Now that we know what we are talking about when we say missing data, we can have a look at different methods for dealing with incomplete data. Luckily, you only need to understand the general idea and pick the right tool, as the computer will do rest of the work. Here are some of the most used techniques for handling missing data.
- Complete case analysis (or available case analysis, or listwise deletion):
In this approach, the cases with missing data are simply omitted from the analysis. If the data are MCAR, this will produce unbiased estimates as long as the sample size is still sufficiently large. If the data are MAR or MNAR, the estimates will be biased. That’s a good reason why you need to understand the reason for the missing values. It’s tempting to just hope they’re completely random, but you need to think through the problem, run some descriptive analyses and ask the data provider if necessary and possible.

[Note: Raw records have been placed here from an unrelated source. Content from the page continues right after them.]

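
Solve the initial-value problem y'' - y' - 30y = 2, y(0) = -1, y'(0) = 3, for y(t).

y = -1/15 - 43*exp(-5*t)/55 - 5*exp(6*t)/33

Characteristic equation r² - r - 30 = 0 factors as (r + 5)(r - 6) = 0, so r = -5, 6.
Hence y_h = C1*exp(-5*t) + C2*exp(6*t).
For the particular solution try y_p = A0. Substituting and matching coefficients of each power of t gives A0 = -1/15, so y_p = -1/15.
General solution: y = -1/15 + C1*exp(-5*t) + C2*exp(6*t).
Apply the initial conditions: y(0) = -1/15 + C1 + C2 = -1 and y'(0) = -5*C1 + 6*C2 = 3. Solving gives C1 = -43/55, C2 = -5/33.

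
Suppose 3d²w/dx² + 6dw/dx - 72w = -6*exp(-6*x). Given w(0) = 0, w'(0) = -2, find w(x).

Divide through by 3: w'' + 2w' - 24w = -2*exp(-6*x).
Characteristic equation r² + 2r - 24 = 0 factors as (r - 4)(r + 6) = 0, so r = 4, -6.
Hence w_h = C1*exp(4*x) + C2*exp(-6*x).
Since exp(-6*x) solves the homogeneous equation (r = -6 is a root of multiplicity 1), multiply the trial by x. Try w_p = A*x*exp(-6*x). Substituting into the equation and dividing by exp(-6*x) gives A = 1/5, so w_p = x*exp(-6*x)/5.
General solution: w = C1*exp(4*x) + C2*exp(-6*x) + x*exp(-6*x)/5.
Apply the initial conditions: w(0) = C1 + C2 = 0 and w'(0) = 1/5 - 6*C2 + 4*C1 = -2. Solving gives C1 = -11/50, C2 = 11/50.

w = -11*exp(4*x)/50 + 11*exp(-6*x)/50 + x*exp(-6*x)/5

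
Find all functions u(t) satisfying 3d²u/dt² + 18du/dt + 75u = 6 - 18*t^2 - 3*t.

u = 1268/15625 - 6*t**2/25 + 47*t/625 + C1*cos(4*t)*exp(-3*t) + C2*exp(-3*t)*sin(4*t)

Divide through by 3: u'' + 6u' + 25u = 2 - t - 6*t^2.
Characteristic equation r² + 6r + 25 = 0 has discriminant (6)² - 4·(25) = -64 < 0, so r = -3 ± 4i.
Hence u_h = C1*cos(4*t)*exp(-3*t) + C2*exp(-3*t)*sin(4*t).
For the particular solution try u_p = A0 + A1*t + A2*t^2. Substituting and matching coefficients of each power of t gives A0 = 1268/15625, A1 = 47/625, A2 = -6/25, so u_p = 1268/15625 - 6*t^2/25 + 47*t/625.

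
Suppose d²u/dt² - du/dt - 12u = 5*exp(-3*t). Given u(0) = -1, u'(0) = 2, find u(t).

u = -47*exp(-3*t)/49 - 2*exp(4*t)/49 - 5*t*exp(-3*t)/7

Characteristic equation r² - r - 12 = 0 factors as (r + 3)(r - 4) = 0, so r = -3, 4.
Hence u_h = C1*exp(-3*t) + C2*exp(4*t).
Since exp(-3*t) solves the homogeneous equation (r = -3 is a root of multiplicity 1), multiply the trial by t. Try u_p = A*t*exp(-3*t). Substituting into the equation and dividing by exp(-3*t) gives A = -5/7, so u_p = -5*t*exp(-3*t)/7.
General solution: u = C1*exp(-3*t) + C2*exp(4*t) - 5*t*exp(-3*t)/7.
Apply the initial conditions: u(0) = C1 + C2 = -1 and u'(0) = -5/7 - 3*C1 + 4*C2 = 2. Solving gives C1 = -47/49, C2 = -2/49.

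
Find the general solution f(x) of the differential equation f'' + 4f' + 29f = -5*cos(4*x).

f = -16*sin(4*x)/85 - 13*cos(4*x)/85 + C1*cos(5*x)*exp(-2*x) + C2*exp(-2*x)*sin(5*x)

Characteristic equation r² + 4r + 29 = 0 has discriminant (4)² - 4·(29) = -100 < 0, so r = -2 ± 5i.
Hence f_h = C1*cos(5*x)*exp(-2*x) + C2*exp(-2*x)*sin(5*x).
Try f_p = A*cos(4*x) + B*sin(4*x). Substituting and equating the coefficients of cos(4x) and sin(4x) gives A = -13/85, B = -16/85, so f_p = -16*sin(4*x)/85 - 13*cos(4*x)/85.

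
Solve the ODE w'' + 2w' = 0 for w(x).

w = C2 + C1*exp(-2*x)

Characteristic equation r² + 2r = 0 factors as (r + 2)r = 0, so r = -2, 0.
Hence w_h = C1*exp(-2*x) + C2.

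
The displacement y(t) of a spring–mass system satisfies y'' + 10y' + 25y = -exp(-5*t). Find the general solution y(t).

Characteristic equation r² + 10r + 25 = 0 has discriminant (10)² - 4·(25) = 0, so r = -5 is a repeated root.
Hence y_h = (C1 + C2*t)*exp(-5*t).
Since exp(-5*t) solves the homogeneous equation (r = -5 is a root of multiplicity 2), multiply the trial by t^2. Try y_p = A*t^2*exp(-5*t). Substituting into the equation and dividing by exp(-5*t) gives A = -1/2, so y_p = -t^2*exp(-5*t)/2.

y = C1*exp(-5*t) - t**2*exp(-5*t)/2 + C2*t*exp(-5*t)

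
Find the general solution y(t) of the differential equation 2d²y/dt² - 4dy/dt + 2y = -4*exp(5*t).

Divide through by 2: y'' - 2y' + y = -2*exp(5*t).
Characteristic equation r² - 2r + 1 = 0 has discriminant (-2)² - 4·(1) = 0, so r = 1 is a repeated root.
Hence y_h = (C1 + C2*t)*exp(t).
Try y_p = A*exp(5*t). Substituting into the equation and dividing by exp(5*t) gives A = -1/8, so y_p = -exp(5*t)/8.

y = -exp(5*t)/8 + C1*exp(t) + C2*t*exp(t)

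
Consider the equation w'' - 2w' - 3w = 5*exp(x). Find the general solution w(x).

w = -5*exp(x)/4 + C1*exp(-x) + C2*exp(3*x)

Characteristic equation r² - 2r - 3 = 0 factors as (r + 1)(r - 3) = 0, so r = -1, 3.
Hence w_h = C1*exp(-x) + C2*exp(3*x).
Try w_p = A*exp(x). Substituting into the equation and dividing by exp(x) gives A = -5/4, so w_p = -5*exp(x)/4.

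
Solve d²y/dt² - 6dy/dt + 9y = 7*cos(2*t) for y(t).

Characteristic equation r² - 6r + 9 = 0 has discriminant (-6)² - 4·(9) = 0, so r = 3 is a repeated root.
Hence y_h = (C1 + C2*t)*exp(3*t).
Try y_p = A*cos(2*t) + B*sin(2*t). Substituting and equating the coefficients of cos(2t) and sin(2t) gives A = 35/169, B = -84/169, so y_p = -84*sin(2*t)/169 + 35*cos(2*t)/169.

y = -84*sin(2*t)/169 + 35*cos(2*t)/169 + C1*exp(3*t) + C2*t*exp(3*t)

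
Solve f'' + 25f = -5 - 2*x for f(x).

Characteristic equation r² + 25 = 0 has discriminant (0)² - 4·(25) = -100 < 0, so r = ± 5i.
Hence f_h = C1*cos(5*x) + C2*sin(5*x).
For the particular solution try f_p = A0 + A1*x. Substituting and matching coefficients of each power of x gives A0 = -1/5, A1 = -2/25, so f_p = -1/5 - 2*x/25.

f = -1/5 - 2*x/25 + C1*cos(5*x) + C2*sin(5*x)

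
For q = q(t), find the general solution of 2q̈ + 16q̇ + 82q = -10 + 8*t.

q = -237/1681 + 4*t/41 + C1*cos(5*t)*exp(-4*t) + C2*exp(-4*t)*sin(5*t)

Divide through by 2: q'' + 8q' + 41q = -5 + 4*t.
Characteristic equation r² + 8r + 41 = 0 has discriminant (8)² - 4·(41) = -100 < 0, so r = -4 ± 5i.
Hence q_h = C1*cos(5*t)*exp(-4*t) + C2*exp(-4*t)*sin(5*t).
For the particular solution try q_p = A0 + A1*t. Substituting and matching coefficients of each power of t gives A0 = -237/1681, A1 = 4/41, so q_p = -237/1681 + 4*t/41.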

- Mean substitution (or mean imputation):
Replace (“impute”) the missing values of a variable, with the mean of the available values of the same variable. For example, if some male patients are missing values, then just assign them the overall mean value for the male patients who do have values. This has the advantage of not changing the overall mean for that variable. However, it artificially decreases the estimated variation. It also makes it difficult to detect correlations between the imputed variable and other variables. Hence mean substitution always gives biased results and is not recommended.
- Multiple imputation:
Missing variables are assumed to be MAR (or MCAR) and are imputed by drawing from a distribution. This is done multiple times and yields multiple different completed datasets. Each of these datasets is analysed, and the results are combined into a single overall result. Multiple imputation has been shown to yield unbiased results for MAR or MCAR data. It can be done in R.
- Maximum likelihood:
This approach also gives unbiased results for MAR (or MCAR) data. Data are assumed to be normally distributed with a certain (multivariate) mean and variance. Observed data are used to compute the mean and variance, and missing data are drawn from the resulting normal distribution. We draw many times from the distribution until the mean and variance of the completed data are as close as they can get to that of the observed data. Fortunately, you don’t have to do that yourself. There are many packages that can do that for you in R!
You may have noticed that I’ve not suggested any approach for MNAR data. This is because MNAR data need to be handled on a case-by-case basis. Basically, it’s more complicated.